His Don Quixote is still influential today, and his collaboration with journalist Blanchard Jerrold documenting London, poverty and all, impressed Vincent van Gogh. Doré never married. He lived with his mother until his death in 1883 and was working on new illustrations for Shakespeare until the end.

John Milton was born in England in 1608, a poet and civil servant who lived through civil war and religious upheavals. He married three times, outlived two of his wives, and outlived two of his five children. Described by biographer Samuel Johnson as “acrimonious and surly”, Milton was not shy with his opinions, even though his first works were published anonymously. Areopagitica, which does have his name on it, is a condemnation of censorship and is recognized as one of the most historically influential defenses of both freedom of speech and freedom of the press.

But his magnum opus is the passionate and cerebral Paradise Lost, an epic poem written in blank verse (with regular metrical but unrhymed lines). The first version, published in 1667, consists of ten books with over ten thousand lines of verse. The second edition, with minor revisions, is done in twelve books.

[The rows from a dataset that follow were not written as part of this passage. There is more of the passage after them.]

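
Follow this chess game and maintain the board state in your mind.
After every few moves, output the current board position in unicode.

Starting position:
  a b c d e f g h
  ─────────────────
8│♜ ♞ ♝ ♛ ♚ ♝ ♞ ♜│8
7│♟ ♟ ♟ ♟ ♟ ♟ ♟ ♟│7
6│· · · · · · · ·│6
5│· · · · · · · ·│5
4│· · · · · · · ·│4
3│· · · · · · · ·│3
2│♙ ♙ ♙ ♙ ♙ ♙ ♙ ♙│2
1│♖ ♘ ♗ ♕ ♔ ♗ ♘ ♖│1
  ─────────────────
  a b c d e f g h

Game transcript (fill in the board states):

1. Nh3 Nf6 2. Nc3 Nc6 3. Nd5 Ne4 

  a b c d e f g h
  ─────────────────
8│♜ · ♝ ♛ ♚ ♝ · ♜│8
7│♟ ♟ ♟ ♟ ♟ ♟ ♟ ♟│7
6│· · ♞ · · · · ·│6
5│· · · ♘ · · · ·│5
4│· · · · ♞ · · ·│4
3│· · · · · · · ♘│3
2│♙ ♙ ♙ ♙ ♙ ♙ ♙ ♙│2
1│♖ · ♗ ♕ ♔ ♗ · ♖│1
  ─────────────────
  a b c d e f g h

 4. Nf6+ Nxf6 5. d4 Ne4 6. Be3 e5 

  a b c d e f g h
  ─────────────────
8│♜ · ♝ ♛ ♚ ♝ · ♜│8
7│♟ ♟ ♟ ♟ · ♟ ♟ ♟│7
6│· · ♞ · · · · ·│6
5│· · · · ♟ · · ·│5
4│· · · ♙ ♞ · · ·│4
3│· · · · ♗ · · ♘│3
2│♙ ♙ ♙ · ♙ ♙ ♙ ♙│2
1│♖ · · ♕ ♔ ♗ · ♖│1
  ─────────────────
  a b c d e f g h

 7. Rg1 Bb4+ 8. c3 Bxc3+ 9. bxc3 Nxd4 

  a b c d e f g h
  ─────────────────
8│♜ · ♝ ♛ ♚ · · ♜│8
7│♟ ♟ ♟ ♟ · ♟ ♟ ♟│7
6│· · · · · · · ·│6
5│· · · · ♟ · · ·│5
4│· · · ♞ ♞ · · ·│4
3│· · ♙ · ♗ · · ♘│3
2│♙ · · · ♙ ♙ ♙ ♙│2
1│♖ · · ♕ ♔ ♗ ♖ ·│1
  ─────────────────
  a b c d e f g h

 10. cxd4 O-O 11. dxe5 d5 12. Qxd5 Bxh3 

  a b c d e f g h
  ─────────────────
8│♜ · · ♛ · ♜ ♚ ·│8
7│♟ ♟ ♟ · · ♟ ♟ ♟│7
6│· · · · · · · ·│6
5│· · · ♕ ♙ · · ·│5
4│· · · · ♞ · · ·│4
3│· · · · ♗ · · ♝│3
2│♙ · · · ♙ ♙ ♙ ♙│2
1│♖ · · · ♔ ♗ ♖ ·│1
  ─────────────────
  a b c d e f g h



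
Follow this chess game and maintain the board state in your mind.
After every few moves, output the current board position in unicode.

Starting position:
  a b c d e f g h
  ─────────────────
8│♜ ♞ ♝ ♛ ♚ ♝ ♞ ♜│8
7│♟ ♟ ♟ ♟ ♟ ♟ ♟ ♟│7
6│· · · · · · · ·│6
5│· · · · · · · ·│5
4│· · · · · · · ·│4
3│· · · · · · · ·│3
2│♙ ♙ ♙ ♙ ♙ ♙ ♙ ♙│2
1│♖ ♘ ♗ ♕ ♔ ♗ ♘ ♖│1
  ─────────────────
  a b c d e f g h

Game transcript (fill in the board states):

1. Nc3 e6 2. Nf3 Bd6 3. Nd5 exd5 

  a b c d e f g h
  ─────────────────
8│♜ ♞ ♝ ♛ ♚ · ♞ ♜│8
7│♟ ♟ ♟ ♟ · ♟ ♟ ♟│7
6│· · · ♝ · · · ·│6
5│· · · ♟ · · · ·│5
4│· · · · · · · ·│4
3│· · · · · ♘ · ·│3
2│♙ ♙ ♙ ♙ ♙ ♙ ♙ ♙│2
1│♖ · ♗ ♕ ♔ ♗ · ♖│1
  ─────────────────
  a b c d e f g h

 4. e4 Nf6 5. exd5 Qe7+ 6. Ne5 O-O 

  a b c d e f g h
  ─────────────────
8│♜ ♞ ♝ · · ♜ ♚ ·│8
7│♟ ♟ ♟ ♟ ♛ ♟ ♟ ♟│7
6│· · · ♝ · ♞ · ·│6
5│· · · ♙ ♘ · · ·│5
4│· · · · · · · ·│4
3│· · · · · · · ·│3
2│♙ ♙ ♙ ♙ · ♙ ♙ ♙│2
1│♖ · ♗ ♕ ♔ ♗ · ♖│1
  ─────────────────
  a b c d e f g h

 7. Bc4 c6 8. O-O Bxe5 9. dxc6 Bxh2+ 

  a b c d e f g h
  ─────────────────
8│♜ ♞ ♝ · · ♜ ♚ ·│8
7│♟ ♟ · ♟ ♛ ♟ ♟ ♟│7
6│· · ♙ · · ♞ · ·│6
5│· · · · · · · ·│5
4│· · ♗ · · · · ·│4
3│· · · · · · · ·│3
2│♙ ♙ ♙ ♙ · ♙ ♙ ♝│2
1│♖ · ♗ ♕ · ♖ ♔ ·│1
  ─────────────────
  a b c d e f g h

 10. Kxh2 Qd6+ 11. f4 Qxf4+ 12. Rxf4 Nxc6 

  a b c d e f g h
  ─────────────────
8│♜ · ♝ · · ♜ ♚ ·│8
7│♟ ♟ · ♟ · ♟ ♟ ♟│7
6│· · ♞ · · ♞ · ·│6
5│· · · · · · · ·│5
4│· · ♗ · · ♖ · ·│4
3│· · · · · · · ·│3
2│♙ ♙ ♙ ♙ · · ♙ ♔│2
1│♖ · ♗ ♕ · · · ·│1
  ─────────────────
  a b c d e f g h

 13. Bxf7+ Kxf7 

  a b c d e f g h
  ─────────────────
8│♜ · ♝ · · ♜ · ·│8
7│♟ ♟ · ♟ · ♚ ♟ ♟│7
6│· · ♞ · · ♞ · ·│6
5│· · · · · · · ·│5
4│· · · · · ♖ · ·│4
3│· · · · · · · ·│3
2│♙ ♙ ♙ ♙ · · ♙ ♔│2
1│♖ · ♗ ♕ · · · ·│1
  ─────────────────
  a b c d e f g h


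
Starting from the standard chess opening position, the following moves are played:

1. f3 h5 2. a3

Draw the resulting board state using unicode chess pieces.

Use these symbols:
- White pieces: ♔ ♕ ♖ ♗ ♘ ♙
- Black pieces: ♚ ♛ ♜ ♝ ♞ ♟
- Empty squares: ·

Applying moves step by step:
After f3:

♜ ♞ ♝ ♛ ♚ ♝ ♞ ♜
♟ ♟ ♟ ♟ ♟ ♟ ♟ ♟
· · · · · · · ·
· · · · · · · ·
· · · · · · · ·
· · · · · ♙ · ·
♙ ♙ ♙ ♙ ♙ · ♙ ♙
♖ ♘ ♗ ♕ ♔ ♗ ♘ ♖


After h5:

♜ ♞ ♝ ♛ ♚ ♝ ♞ ♜
♟ ♟ ♟ ♟ ♟ ♟ ♟ ·
· · · · · · · ·
· · · · · · · ♟
· · · · · · · ·
· · · · · ♙ · ·
♙ ♙ ♙ ♙ ♙ · ♙ ♙
♖ ♘ ♗ ♕ ♔ ♗ ♘ ♖


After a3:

♜ ♞ ♝ ♛ ♚ ♝ ♞ ♜
♟ ♟ ♟ ♟ ♟ ♟ ♟ ·
· · · · · · · ·
· · · · · · · ♟
· · · · · · · ·
♙ · · · · ♙ · ·
· ♙ ♙ ♙ ♙ · ♙ ♙
♖ ♘ ♗ ♕ ♔ ♗ ♘ ♖



  a b c d e f g h
  ─────────────────
8│♜ ♞ ♝ ♛ ♚ ♝ ♞ ♜│8
7│♟ ♟ ♟ ♟ ♟ ♟ ♟ ·│7
6│· · · · · · · ·│6
5│· · · · · · · ♟│5
4│· · · · · · · ·│4
3│♙ · · · · ♙ · ·│3
2│· ♙ ♙ ♙ ♙ · ♙ ♙│2
1│♖ ♘ ♗ ♕ ♔ ♗ ♘ ♖│1
  ─────────────────
  a b c d e f g h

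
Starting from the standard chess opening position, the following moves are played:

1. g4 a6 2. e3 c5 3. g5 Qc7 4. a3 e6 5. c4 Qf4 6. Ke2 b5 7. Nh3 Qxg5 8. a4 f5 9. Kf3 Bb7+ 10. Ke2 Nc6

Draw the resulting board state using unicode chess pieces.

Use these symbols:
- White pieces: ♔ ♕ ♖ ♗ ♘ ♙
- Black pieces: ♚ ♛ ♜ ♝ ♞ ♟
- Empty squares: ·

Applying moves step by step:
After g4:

♜ ♞ ♝ ♛ ♚ ♝ ♞ ♜
♟ ♟ ♟ ♟ ♟ ♟ ♟ ♟
· · · · · · · ·
· · · · · · · ·
· · · · · · ♙ ·
· · · · · · · ·
♙ ♙ ♙ ♙ ♙ ♙ · ♙
♖ ♘ ♗ ♕ ♔ ♗ ♘ ♖


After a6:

♜ ♞ ♝ ♛ ♚ ♝ ♞ ♜
· ♟ ♟ ♟ ♟ ♟ ♟ ♟
♟ · · · · · · ·
· · · · · · · ·
· · · · · · ♙ ·
· · · · · · · ·
♙ ♙ ♙ ♙ ♙ ♙ · ♙
♖ ♘ ♗ ♕ ♔ ♗ ♘ ♖


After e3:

♜ ♞ ♝ ♛ ♚ ♝ ♞ ♜
· ♟ ♟ ♟ ♟ ♟ ♟ ♟
♟ · · · · · · ·
· · · · · · · ·
· · · · · · ♙ ·
· · · · ♙ · · ·
♙ ♙ ♙ ♙ · ♙ · ♙
♖ ♘ ♗ ♕ ♔ ♗ ♘ ♖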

The poem tells of the Fall of Man, with Satan being cast out of Heaven, his subsequent temptation of Adam and Eve, and their expulsion from the Garden of Eden. Its morally ambiguous interpretation of the fallen angel, and its depiction Adam as a knowing participant in his own downfall, (choosing to eat the apple of knowledge so he can remain with his already condemned love, Eve) made Paradise Lost controversial. And, recognized as one of the greatest works of English literature of all time.